Nathan Connolly: Back at the Kimora’s farm, as Masumi’s father burned every Japanese artifact in the house, he came across something that made him hesitate.

Duncan Williams: The dad says, “Look, I have this Buddhist sutra, this Buddhist scripture that’s been handed down in our family for generations, and I just can’t throw that into the fire. Also, as a temple board member, I’ve got all of these records from the time of the founding of the temple, the minutes of the board all the way up to December of 1941. This is not my personal property that I can just burn.”

Nathan Connolly: He put these items in a box and buried it next to a large tree near the garage. Soon after, they were ordered to relocate to the Fresno Assembly Center and had to sell their farm.
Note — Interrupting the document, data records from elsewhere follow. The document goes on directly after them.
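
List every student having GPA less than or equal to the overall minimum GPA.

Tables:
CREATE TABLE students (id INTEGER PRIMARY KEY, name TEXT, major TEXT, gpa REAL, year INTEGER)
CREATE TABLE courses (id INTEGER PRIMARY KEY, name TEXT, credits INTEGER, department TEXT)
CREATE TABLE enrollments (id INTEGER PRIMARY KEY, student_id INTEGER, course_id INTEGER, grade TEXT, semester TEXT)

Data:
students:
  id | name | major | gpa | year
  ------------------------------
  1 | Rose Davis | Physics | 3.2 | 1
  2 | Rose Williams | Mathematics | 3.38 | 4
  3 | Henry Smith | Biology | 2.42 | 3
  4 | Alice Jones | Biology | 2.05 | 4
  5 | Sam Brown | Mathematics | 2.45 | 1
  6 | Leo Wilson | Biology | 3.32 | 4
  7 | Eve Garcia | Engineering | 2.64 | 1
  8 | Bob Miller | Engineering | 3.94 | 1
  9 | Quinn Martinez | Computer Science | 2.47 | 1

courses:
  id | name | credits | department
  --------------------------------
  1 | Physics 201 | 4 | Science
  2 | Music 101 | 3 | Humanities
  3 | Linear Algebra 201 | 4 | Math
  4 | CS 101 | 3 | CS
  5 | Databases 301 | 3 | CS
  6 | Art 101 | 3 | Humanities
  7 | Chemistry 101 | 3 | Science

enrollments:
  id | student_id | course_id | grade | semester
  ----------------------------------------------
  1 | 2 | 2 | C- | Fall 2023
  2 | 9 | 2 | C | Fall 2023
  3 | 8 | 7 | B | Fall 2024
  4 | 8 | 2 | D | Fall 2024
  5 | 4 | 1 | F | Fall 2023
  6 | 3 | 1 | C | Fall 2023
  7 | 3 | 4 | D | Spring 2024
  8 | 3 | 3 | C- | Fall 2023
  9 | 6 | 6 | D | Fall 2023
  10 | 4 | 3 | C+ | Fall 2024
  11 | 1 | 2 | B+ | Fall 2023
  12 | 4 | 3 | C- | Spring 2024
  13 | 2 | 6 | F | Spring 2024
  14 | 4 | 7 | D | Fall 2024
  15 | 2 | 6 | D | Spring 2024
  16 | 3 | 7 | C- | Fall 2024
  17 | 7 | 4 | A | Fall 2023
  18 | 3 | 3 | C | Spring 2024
SELECT name, gpa FROM students WHERE gpa <= (SELECT MIN(gpa) FROM students)

Execution result:
name | gpa
Alice Jones | 2.05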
They only got one 20th of the property’s market value.

Duncan Williams: They go to camp, and ultimately they return after the war, and he’s like, “We need to find that box,” because the new owners won’t let them buy their farm back. He’s like, “We still have to find that box.” Ultimately, the new owners, because they had torn down all the large trees and torn down the garage, he roughly knew where it was, but that box, he could never find it.

Duncan Williams: I talk about this story because it’s a story of a family that had to bury their faith, and that they were saying symbolically, by burning away all that Japanese stuff in the fire, they were saying, “We can burn away our Japaneseness, we don’t need to identify with that, but we are not going to burn away our faith, because this is what helps us get orientation in this world,” and that it’s actually a very American thing to do to defend this idea that you can be of any faith. To me this story was can you be both Buddhist and American at the same time, and this is one family’s way of saying, “Yes, we can.”